For this year’s issue, as for last year’s, New Dawn asked a few people for a few hundred words on the year ahead.  My crystal ball is pretty cloudy, because the guys upstairs taught me a long time ago that we can’t reliably predict the future because there isn’t any “the” future, but a wilderness of possible futures to choose among, any of which, when he choose it, seems the only real present, the others seeming only theoretical.

Recreating society

by Frank DeMarco

As I write this, it is nearly 50 years since John F. Kennedy was murdered. The years since then have served to underline the wisdom of his vision, which has become the path not taken: the rational pursuit of peace and prosperity as a cooperative international endeavor.

Is there something we as individuals do to move our societies back in that direction? More to the point, is there something we need to stop doing?

I think there is. I think that by concentrating on what is bad – and there’s plenty of it — we are inadvertently helping to make things worse.

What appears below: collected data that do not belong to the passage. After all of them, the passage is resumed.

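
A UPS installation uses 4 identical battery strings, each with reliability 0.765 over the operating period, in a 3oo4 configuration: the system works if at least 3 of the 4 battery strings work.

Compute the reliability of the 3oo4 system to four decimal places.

0.7633

R = Σ_{i=3}^{4} C(4,i) p^i (1−p)^{4−i} with p = 0.765
C(4,3)·0.765^3·0.235^1 = 0.420835
C(4,4)·0.765^4·0.235^0 = 0.342488
Sum = 0.7633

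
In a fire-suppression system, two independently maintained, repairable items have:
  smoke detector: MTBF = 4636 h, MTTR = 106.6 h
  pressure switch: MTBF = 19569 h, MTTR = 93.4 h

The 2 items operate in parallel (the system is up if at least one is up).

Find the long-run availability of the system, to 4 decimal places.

0.9999

A(smoke detector) = MTBF/(MTBF+MTTR) = 4636/(4636+106.6) = 0.977523
A(pressure switch) = MTBF/(MTBF+MTTR) = 19569/(19569+93.4) = 0.995250
Parallel availability: 1 − (1 − 0.977523)(1 − 0.995250) = 0.9999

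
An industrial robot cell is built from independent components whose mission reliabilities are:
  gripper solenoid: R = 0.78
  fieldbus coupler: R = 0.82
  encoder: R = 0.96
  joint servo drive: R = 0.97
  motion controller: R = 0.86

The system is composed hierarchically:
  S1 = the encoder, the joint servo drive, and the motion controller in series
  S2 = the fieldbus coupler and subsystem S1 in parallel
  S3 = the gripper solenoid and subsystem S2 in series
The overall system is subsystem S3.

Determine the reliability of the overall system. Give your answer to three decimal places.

Series (encoder, joint servo drive, and motion controller): 0.96000 × 0.97000 × 0.86000 = 0.80083
Parallel (fieldbus coupler and [0.80083]): 1 − (1 − 0.82000)(1 − 0.80083) = 0.96415
Series (gripper solenoid and [0.96415]): 0.78000 × 0.96415 = 0.752

0.752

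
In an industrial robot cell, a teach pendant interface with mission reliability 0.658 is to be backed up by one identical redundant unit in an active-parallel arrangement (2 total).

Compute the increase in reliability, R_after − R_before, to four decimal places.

R_before = 0.658
R_after = 1 − (1 − 0.658)^2 = 0.8830
ΔR = 0.8830 − 0.658 = 0.2250

0.2250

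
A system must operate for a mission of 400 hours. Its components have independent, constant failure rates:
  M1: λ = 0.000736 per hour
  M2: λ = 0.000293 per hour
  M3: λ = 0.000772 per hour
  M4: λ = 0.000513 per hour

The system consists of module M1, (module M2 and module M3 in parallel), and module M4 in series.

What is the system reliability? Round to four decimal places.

R(M1) = exp(−0.000736 × 400) = 0.744978
R(M2) = exp(−0.000293 × 400) = 0.889407
R(M3) = exp(−0.000772 × 400) = 0.734328
R(M4) = exp(−0.000513 × 400) = 0.814484
Parallel (M2 and M3): 1 − (1 − 0.889407)(1 − 0.734328) = 0.970619
Series (M1, [0.970619], and M4): 0.744978 × 0.970619 × 0.814484 = 0.5889

0.5889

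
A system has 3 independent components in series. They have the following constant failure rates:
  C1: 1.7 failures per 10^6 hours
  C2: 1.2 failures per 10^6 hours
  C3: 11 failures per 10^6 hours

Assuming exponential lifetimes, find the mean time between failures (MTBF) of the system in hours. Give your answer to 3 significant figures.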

I recently saw a quote from the Abraham material that reminded us that focusing upon the problems of others actually diminishes our ability to help them, because problems and solutions come from different vibrations. The way to help them is to concentrate on what is right in their lives, rather than adding our energy to what is negative.

What’s true for individuals is true for society. It is the same set of laws, after all. When we complain about the way society is, usually in the name of “how it should be,” we add energy to the negativity, and make things worse. (This very negative practice may come disguised as idealism. Think of liberals and conservatives, attacking pretty nearly any issue from their own perpetual crusading viewpoint, blaming the problem on the actions of others.)

So how do we criticize what’s wrong without adding our energy to it? I think the key is what Carl Jung pointed out long ago: Condemnation always isolates. Only understanding heals. You need to be clear on your priorities. Do you merely want to assess blame, or do you want to heal society? If the former, feel free to point fingers, but don’t delude yourself into thinking you are doing something constructive. If the latter, concentrate on rational analysis, without laying blame on others.

Rational analysis, rather than fear or hatred, was John F. Kennedy’s forte, after all.